基因编辑 z-bio 2025-05-13 29

　　Figure (a) Schematic diagram of the preparation process of gene editing oral delivery system; (b) Mechanism diagram of targeted gene editing for colon cancer achieved by oral delivery system

　　With the support of the National Natural Science Foundation of China projects (approval numbers: 52333004, 22135005), Professor Zhang Xianzheng's team at Wuhan University has made progress in the research of gene editing oral delivery systems. The related research results, titled "An orally administered gene editing nanoparticle boosts chemo immunotherapy in colorectal cancer," were published online on April 23, 2025 in the journal Nature Nanotechnology. The paper link is: https://www.nature.com/articles/s41565-025-01904-5 .

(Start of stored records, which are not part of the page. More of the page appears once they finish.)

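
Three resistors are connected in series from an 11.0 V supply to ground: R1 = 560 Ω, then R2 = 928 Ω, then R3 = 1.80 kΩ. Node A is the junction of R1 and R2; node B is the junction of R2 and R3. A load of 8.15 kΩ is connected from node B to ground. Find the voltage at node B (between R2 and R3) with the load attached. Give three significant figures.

V ≈ 5.47 V

At node B, R3 is in parallel with the load: R3‖R_L = 1474 Ω.
Below node A the resistance is R2 + (R3‖R_L) = 2402 Ω, so V_A = 11.0 × 2402/2962 = 8.921 V.
Then V_B = V_A × (R3‖R_L)/(R2 + R3‖R_L) = 8.921 × 1474/2402 = 5.47 V.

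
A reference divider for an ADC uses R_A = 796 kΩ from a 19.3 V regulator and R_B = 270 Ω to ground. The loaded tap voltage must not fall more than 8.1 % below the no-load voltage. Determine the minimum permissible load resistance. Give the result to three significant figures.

R_L(min) ≈ 3.06 kΩ

Output resistance R_th = R_A‖R_B = (796000 × 270)/796300 = 269.9 Ω.
The fractional drop is R_th/(R_th + R_L); requiring this ≤ 0.0810 gives R_L ≥ R_th(1/0.0810 − 1) = 269.9 × 11.35 = 3.06 kΩ.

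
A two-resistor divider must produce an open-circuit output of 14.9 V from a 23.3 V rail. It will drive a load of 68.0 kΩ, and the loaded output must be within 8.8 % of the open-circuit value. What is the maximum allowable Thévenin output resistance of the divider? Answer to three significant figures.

R_th ≤ 6.56 kΩ

Loading drop = R_th/(R_th + R_L) ≤ 0.0880, so R_th ≤ R_L · ε/(1−ε) = 68.0 kΩ × 0.0880/0.9120 = 6.56 kΩ.
(Any R1, R2 with R2/(R1+R2) = 0.639 and R1‖R2 ≤ 6.56 kΩ will meet the spec.)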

　　The cyclopD (CypD) in mitochondria has been shown to be closely associated with various inflammatory diseases. In colon cancer, the highly expressed tumor necrosis factor receptor associated protein 1 (TRAP1) forms a stable complex with CypD, hindering its translocation to the mitochondrial inner membrane and inhibiting downstream inflammatory signaling. Therefore, targeted inhibition of TRAP1 provides a potential strategy for enhancing chemotherapy sensitivity. However, existing small molecule TRAP1 inhibitors generally have shortcomings such as low mitochondrial targeting efficiency, poor selectivity, and poor pharmacokinetic properties. In contrast, the CRISPR/Cas9 gene editing system has the characteristic of achieving long-term regulation through short-term administration, and the development of an oral CRISPR gene editing system with better compliance in colorectal cancer patients has broad clinical application prospects. However, oral gene editing systems still face multiple challenges: firstly, the complex enzyme environment in the gastrointestinal tract can easily lead to the degradation of nucleic acid drugs; Secondly, the physical barrier formed by the tight junction of intestinal epithelium severely hinders the absorption of large molecule drugs; In addition, existing delivery systems are difficult to achieve tumor tissue-specific targeting and urgently require breakthrough solutions.

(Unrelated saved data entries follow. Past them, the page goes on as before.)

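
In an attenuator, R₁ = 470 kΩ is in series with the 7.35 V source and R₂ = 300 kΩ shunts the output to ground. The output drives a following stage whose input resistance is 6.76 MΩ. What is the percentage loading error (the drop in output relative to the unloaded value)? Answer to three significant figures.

2.64 %

The divider's output (Thévenin) resistance is R₁‖R₂ = 183.1 kΩ.
Fractional drop under load = R_th/(R_th + R_L) = 183.1 / (183.1 + 6760) = 0.02637.
So the output falls by 2.64 %.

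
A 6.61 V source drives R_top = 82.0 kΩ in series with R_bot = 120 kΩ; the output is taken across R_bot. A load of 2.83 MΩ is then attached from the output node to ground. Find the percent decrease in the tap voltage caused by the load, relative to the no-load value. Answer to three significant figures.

The divider's output (Thévenin) resistance is R_top‖R_bot = 48.71 kΩ.
Fractional drop under load = R_th/(R_th + R_L) = 48.71 / (48.71 + 2830) = 0.01692.
So the output falls by 1.69 %.

1.69 %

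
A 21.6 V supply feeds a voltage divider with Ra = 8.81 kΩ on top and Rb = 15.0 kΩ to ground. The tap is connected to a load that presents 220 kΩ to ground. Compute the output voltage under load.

V_out ≈ 13.3 V

The load sits in parallel with Rb: Rb‖R_L = (15.0 × 220) / (15.0 + 220) = 14.04 kΩ.
V_out = 21.6 × 14.04 / (8.81 + 14.04) = 21.6 × 14.04/22.85 = 13.3 V.
(Unloaded it would have been 13.6 V.)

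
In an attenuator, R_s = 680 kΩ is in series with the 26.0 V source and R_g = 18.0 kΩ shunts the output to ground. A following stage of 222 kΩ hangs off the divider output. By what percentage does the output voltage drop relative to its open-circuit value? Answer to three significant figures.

7.32 %

The divider's output (Thévenin) resistance is R_s‖R_g = 17.54 kΩ.
Fractional drop under load = R_th/(R_th + R_L) = 17.54 / (17.54 + 222) = 0.07321.
So the output falls by 7.32 %.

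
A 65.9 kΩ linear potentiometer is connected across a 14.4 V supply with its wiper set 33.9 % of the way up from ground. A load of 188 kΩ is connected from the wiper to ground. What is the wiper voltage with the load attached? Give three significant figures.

V ≈ 4.53 V

The wiper splits the pot into (1−α)R = 43.56 kΩ above and αR = 22.34 kΩ below.
Lower section ‖ load = 19.97 kΩ.
V_wiper = 14.4 × 19.97/(43.56 + 19.97) = 4.53 V.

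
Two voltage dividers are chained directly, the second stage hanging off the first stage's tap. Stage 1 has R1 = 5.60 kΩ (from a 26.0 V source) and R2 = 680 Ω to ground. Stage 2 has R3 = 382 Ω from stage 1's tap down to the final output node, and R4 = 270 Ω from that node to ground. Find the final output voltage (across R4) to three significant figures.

V_out ≈ 0.604 V

Stage 2 presents R3+R4 = 652.0 Ω as a load on stage 1's tap.
Stage 1's lower leg becomes R2‖(R3+R4) = 332.9 Ω, so V_mid = 26.0 × 332.9/5933 = 1.459 V.
Stage 2 is itself unloaded: V_out = V_mid × R4/(R3+R4) = 1.459 × 270/652.0 = 0.604 V.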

　　In response to the above challenges, Professor Zhang Xianzheng's team has confirmed that knocking out the TRAP1 gene with high expression in colon cancer can effectively induce CypD membrane translocation, significantly enhancing tumor necrosis and immune infiltration after chemotherapy. The research team successfully constructed the oral gene editing delivery system HTPBD using polysaccharide zwitterionic polymer (HA-TMAO) as the shell and poly (β - aminoester) (PBAE) as the core. This system has high stability (resistant to gastric acid and intestinal enzymes), excellent mucus diffusion ability, as well as high tissue permeability and targeting. In addition, the system also has good adaptability to freeze-dried formulations, which is conducive to long-term storage and transportation. Due to the hydration of the outer zwitterionic TMAO, HTPBD can rapidly penetrate the mucosal barrier and target enrichment in colon cancer tissue through the endocytosis mediated by organic cation transporter 2 (OCTN2). The research results indicate that HTPBD has successfully reshaped the immune microenvironment after chemotherapy in various colon cancer models, demonstrating excellent tumor suppression effects and significantly enhancing the therapeutic efficacy of chemoimmunotherapy. It has important clinical translational potential and is particularly suitable for immune escape or drug-resistant colon cancer patients.